FOR AROUND 14 years, the City of Portland has made it too easy to demolish old buildings.

It’s not the Mercury saying that, or the ever-growing contingent of groups railing against changes to their neighborhoods. It’s the City of Portland.

In a low-key “service level update” sent out by the Portland Bureau of Development Services (BDS) on August 31, the city announced a change long sought by advocates: Most property owners who have a piece of land on the city’s Historic Resource Inventory (HRI) will have to wait 120 days to demolish those properties going forward.

That 120-day period is required by state law, the city freely acknowledged in its announcement. But since 2002, it hasn’t been enforced in Portland. Instead, the city has allowed people to remove their buildings from the HRI and get a permit to demolish them the very same day.

As of September 1, that’s no longer the case. The newly enforced delay will apply to the 2,745 “ranked” buildings on the HRI, which prioritizes properties based on their likely historical significance and leaves lower-priority sites without a formal ranking. Thousands more potentially historic buildings won’t be affected (and a four-month waiting period often does nothing to dissuade demolitions).

Even so, some preservation advocates were ecstatic about the announcement.

“This sudden change in policy may be the single largest victory for historic places to come out of city hall in a decade,” Peggy Moretti, executive director of pro-preservation group Restore Oregon, said in a statement. “It’s not a cure-all for the demolitions chewing up Portland’s older neighborhoods, but the delay period affords important breathing room.”

Others had a different reaction: plotting a lawsuit.

A small clutch of Sunnyside neighborhood activists who’ve been railing against demolitions plan to use the city’s rule change as an admission of years of wrongdoing. They say they’ll take the city on in court to create a new system for preserving properties.

“This drum that we’ve been beating says, in essence: ‘The state law is clear. You’ve painted yourself into a corner. What are you going to do about it?’” says Meg Hanson, who helps run a group called the Close the Loophole Coalition (CLC) that has argued Portland’s been egregiously breaking state law since 2002. “The next step is to see if we can build on that momentum, now that we’ve got some credibility.”

The HRI was created in 1984 as a guidepost for buildings that might warrant historic protections.

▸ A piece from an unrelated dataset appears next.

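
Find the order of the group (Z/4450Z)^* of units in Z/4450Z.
|(Z/4450Z)^*| = 1760

(Z/4450Z)^* consists of the classes a with gcd(a, 4450) = 1, so its order is φ(4450). φ is multiplicative, with φ(p^e) = p^e − p^(e−1). Factorise 4450 = 2 · 5^2 · 89. Then
  φ(4450) = (2 − 1) · (5^2 − 5^1) · (89 − 1) = 1 · 20 · 88 = 1760.
Thus |(Z/4450Z)^*| = 1760.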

And while a 1995 Oregon law gave owners unprecedented power to remove historic labels from their land, the city for years required a delay before those properties could be demolished.

That changed in 2002, as the city was updating its building code. Suddenly, properties that had been found to have potential historic import could be bulldozed and replaced without opportunity for community input, in what many have since come to call a “loophole.” But with its announcement last week, the city appears to acknowledge that that loophole needn’t have existed, and that state law should have demanded a delay for demolitions.

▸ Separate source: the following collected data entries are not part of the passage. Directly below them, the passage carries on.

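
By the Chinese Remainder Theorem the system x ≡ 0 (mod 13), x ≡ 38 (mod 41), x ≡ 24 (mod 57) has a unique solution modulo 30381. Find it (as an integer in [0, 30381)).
x ≡ 12051 (mod 30381); the representative in [0, 30381) is 12051

The moduli 13, 41, 57 are pairwise coprime, so by the CRT there is a unique solution mod 13·41·57 = 30381.
Solve by successive substitution. Start with x ≡ 0 (mod 13).
  Combine with x ≡ 38 (mod 41): write x = 13·t and require 13·t ≡ 38 (mod 41). Since 13^(−1) ≡ 19 (mod 41), t ≡ 19·38 ≡ 25 (mod 41). So x ≡ 13·25 = 325 (mod 533).
  Combine with x ≡ 24 (mod 57): write x = 325 + 533·t and require 325 + 533·t ≡ 24 (mod 57), i.e. 533·t ≡ 24 − 325 ≡ 41 (mod 57). Since 533^(−1) ≡ 20 (mod 57) (533 ≡ 20 (mod 57)), t ≡ 20·41 ≡ 22 (mod 57). So x ≡ 325 + 533·22 = 12051 (mod 30381).
Unique solution in [0, 30381): x = 12051.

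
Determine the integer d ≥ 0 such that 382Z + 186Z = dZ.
In the PID Z, (a, b) is generated by gcd(a, b). Compute gcd(382, 186) with the extended Euclidean algorithm, tracking rows (r, s, t) with s·382 + t·186 = r:
  row A: (382, 1, 0)   [1·382 + 0·186 = 382]
  row B: (186, 0, 1)   [0·382 + 1·186 = 186]
  382 = 2·186 + 10   → row C = row A − 2·row B = (10, 1, −2)   [check: 1·382 − 2·186 = 10]
  186 = 18·10 + 6   → row D = row B − 18·row C = (6, −18, 37)   [check: −18·382 + 37·186 = 6]
  10 = 1·6 + 4   → row E = row C − 1·row D = (4, 19, −39)   [check: 19·382 − 39·186 = 4]
  6 = 1·4 + 2   → row F = row D − 1·row E = (2, −37, 76)   [check: −37·382 + 76·186 = 2]
  4 = 2·2 + 0   → remainder 0, stop. gcd = 2 (last nonzero row F).
So gcd(382, 186) = 2, with Bézout identity −37·382 + 76·186 = 2. Containment (⊇): the Bézout identity exhibits 2 as an element of (382, 186), giving (2) ⊆ (382, 186). Containment (⊆): since 2 | 382 and 2 | 186 (382 = 2·191, 186 = 2·93), every Z-linear combination of 382 and 186 is divisible by 2, so (382, 186) ⊆ (2). Therefore (382, 186) = (2), d = 2.

Final answer: (382, 186) = (2); d = 2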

More than 100 buildings were removed from the HRI from 2002 to the present, according to city records. Seventy-seven have been removed in the last four years alone.

The legal rationale for the city’s change of heart isn’t totally clear. BDS cited a recent Oregon Supreme Court case in its announcement, but that case touched on how owners may remove historic labels from their property, not the waiting period to demolish once they do.

In the past, BDS has said a 120-day waiting period wasn’t necessary for properties removed from the HRI, because simply being listed on the inventory doesn’t amount to a “historic designation,” the terminology used in the state statute. It appears the city no longer has that opinion, but the development services bureau did not answer questions about its reasoning by press time.

Whatever the case, the city may be called to air that reasoning in court.

The CLC’s Hanson says her group hasn’t hired an attorney, but thinks finding one will be easy after the city’s policy change last week. “We’re going to giftwrap this lawsuit,” she says. “We believe it’s a suit we can win.”

The plan isn’t to sue out of spite. Hanson says her group wants to force the city to create a “municipally funded community land trust” that would “purchase property to restore or maintain.”

She says the CLC will also file an appeal with the Oregon Land Use Board of Appeals to challenge current demolition permits issued on former HRI properties that have skirted the waiting period.

The city’s seen increasing outcry over property demolitions in its soaring real estate market, but it wasn’t until last year that the loophole allowing immediate demolitions of potentially historic buildings received widespread scrutiny.

The inciting incident? Word that two century-old buildings downtown—the Hotel Albion and Ancient Order of United Workmen Temple—had been snatched off the inventory, and demolition was imminent. The buildings are slated to be replaced by a boutique hotel.

“The value of a property isn’t only to that individual owner, it’s to the community,” says Restore Oregon’s Moretti. She objects to a system where “important properties like the Workmen Temple are up for demolition, and the community that’s impacted by that loss has absolutely no say in that at all.”

Still, Moretti says her group isn’t likely to participate in the CLC’s planned lawsuit against the city: “I don’t think that that will be productive.”

That’s fine with Hanson, who says she’ll look for support from around the country as she moves forward with the fight. Asked how many people belong to her group, Hanson declined to say.

“Whether we’re big or small doesn’t matter,” she says, “because we carry a very, very pointy stick.”